The SCO summit and the ensuing statement have also been interpreted as the latest chapter of the "Great Game", with powers such as Russia and China vying for influence at the expense of the United States. This may certainly be the case on the surface, but the essence of the SCO summit was more of a consensus among like-minded elites reacting to what they increasingly perceive as common threats at home and on their borders.

Much has been written about the SCO's comments, but few have ventured to call the SCO what it is - a private club no different than the G8. Like the G8, the SCO does not make binding policy decisions for members, nor is it a substitute for bilateral relations. SCO countries used the statement to express sentiments without claiming they are defined foreign policy aims. This approach suits the Kremlin just fine - claiming to accept group consensus without suggesting the statement reflects Russia's foreign policy.

It is unlikely that Central Asia is preparing to reject American presence in the region in favor of Russia and China. Although China is likely to want to exercise its influence in the region, Chinese control would not be in Russia's interests or in those of the region. Many of Russia's political elite are wary of the American presence in Central Asia, but the same sense suspicion is reserved for China's regional ambitions, meaning the United States is somewhat a convenient check on China's growing influence.

In essence, the summit put the U.S. on notice for what many in the region interpret as a two-track policy of pursuing terrorists while undermining ruling elites. As for the Central Asia republics, the fight against terrorism and the promotion of regional security means maintaining the status quo, as well as avoiding the kind of uncontrolled political changes that have swept other former Soviet republics.

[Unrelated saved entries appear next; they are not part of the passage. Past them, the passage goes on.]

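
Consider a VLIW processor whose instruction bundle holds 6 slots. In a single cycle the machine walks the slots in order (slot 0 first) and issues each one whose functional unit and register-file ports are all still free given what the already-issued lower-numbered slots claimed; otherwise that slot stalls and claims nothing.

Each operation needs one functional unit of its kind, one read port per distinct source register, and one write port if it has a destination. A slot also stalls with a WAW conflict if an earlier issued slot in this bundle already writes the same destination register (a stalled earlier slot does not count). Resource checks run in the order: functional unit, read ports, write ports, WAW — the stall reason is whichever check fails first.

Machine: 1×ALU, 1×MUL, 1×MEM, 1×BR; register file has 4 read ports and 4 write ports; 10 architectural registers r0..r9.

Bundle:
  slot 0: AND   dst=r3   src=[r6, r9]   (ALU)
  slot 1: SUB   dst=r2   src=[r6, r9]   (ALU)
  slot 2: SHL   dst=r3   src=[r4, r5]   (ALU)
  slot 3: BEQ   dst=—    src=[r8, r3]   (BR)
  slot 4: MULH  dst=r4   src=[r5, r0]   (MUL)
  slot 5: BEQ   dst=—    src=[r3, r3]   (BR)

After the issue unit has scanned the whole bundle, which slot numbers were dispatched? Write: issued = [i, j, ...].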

Uzbekistan has been the most strident member of the SCO, reassessing the American base stationed at Karshi-Khanabad. Willing to help the U.S. with its campaign to force regime change in Afghanistan, Uzbek President Islam Karimov has no tolerance for American policies that seek to eliminate terrorism while undermining his strong-fisted regime at home. Given the plethora of news reports that the U.S. military has used its base in Uzbekistan as a "torture chamber" to interrogate terrorist suspects, Karimov most probably came to the conclusion that American commentary on the tragic events in Andijon smacked of duplicity, considering America's own hard-line policies in dealing with terrorism in Afghanistan and Iraq.

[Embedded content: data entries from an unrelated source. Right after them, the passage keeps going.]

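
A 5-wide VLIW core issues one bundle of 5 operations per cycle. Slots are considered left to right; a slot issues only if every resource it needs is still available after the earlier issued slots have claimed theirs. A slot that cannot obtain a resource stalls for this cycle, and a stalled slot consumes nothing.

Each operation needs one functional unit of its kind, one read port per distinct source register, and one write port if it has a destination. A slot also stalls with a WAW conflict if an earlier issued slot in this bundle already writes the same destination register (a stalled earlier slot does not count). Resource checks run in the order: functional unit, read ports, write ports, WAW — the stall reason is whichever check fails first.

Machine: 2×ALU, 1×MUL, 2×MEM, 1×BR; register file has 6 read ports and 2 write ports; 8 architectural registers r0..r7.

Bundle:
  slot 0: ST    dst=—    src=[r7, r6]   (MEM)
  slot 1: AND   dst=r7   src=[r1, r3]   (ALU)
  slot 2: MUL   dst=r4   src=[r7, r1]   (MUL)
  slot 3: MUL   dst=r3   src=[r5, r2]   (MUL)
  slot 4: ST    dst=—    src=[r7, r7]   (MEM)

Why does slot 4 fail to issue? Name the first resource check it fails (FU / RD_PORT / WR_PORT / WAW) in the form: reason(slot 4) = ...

(0) want 1×MEM +2rd +0wr — yes → AL2|MU1|ME1|BR1|rd4|wr2
(1) want 1×ALU +2rd +1wr — yes → AL1|MU1|ME1|BR1|rd2|wr1
(2) want 1×MUL +2rd +1wr — yes → AL1|MU0|ME1|BR1|rd0|wr0
(3) want 1×MUL +2rd +1wr — FU → AL1|MU0|ME1|BR1|rd0|wr0
(4) want 1×MEM +1rd +0wr — RD_PORT → AL1|MU0|ME1|BR1|rd0|wr0

reason(slot 4) = RD_PORT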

Does Karimov really want the Americans to exit his country? Do the Russians as well? Probably not any time soon. The Uzbek government cited its specific grievances against the U.S. as the lack of financial compensation - payments for flight take offs and landings, environmental damage, and the negative impact on the local population. Calling the U.S. to present a timetable to withdraw from Karshi-Khanabad sounds more like "greenmail" than an impending eviction notice.

This makes a lot of sense when one considers that the American occupation of Afghanistan is at odds with the comments made by the Uzbek Foreign Ministry that American military intervention there is largely complete. The recent upsurge of violence in Afghanistan suggests that the American occupation is not going well and that countries like Uzbekistan - irrespective of its domestic policies - is still a needed member in the anti-terrorist alliance. The fact that the American occupation of Iraq is turning into a quagmire surely encourages Karimov to remind the White House of Uzbekistan's geopolitical importance.

It is unlikely the U.S. will be forced to remove its military bases in Central Asia any time soon. What appears to be clear is that the White House will have to pay much more for its presence in Central Asia and mute its commentary about the democracy and civil society in the region, as well as accept that ruling elites define security as a balanced outside influence to promote the status quo.

The opinions expressed in this article are those of the author and may not necessarily represent the opinions of the editorial board.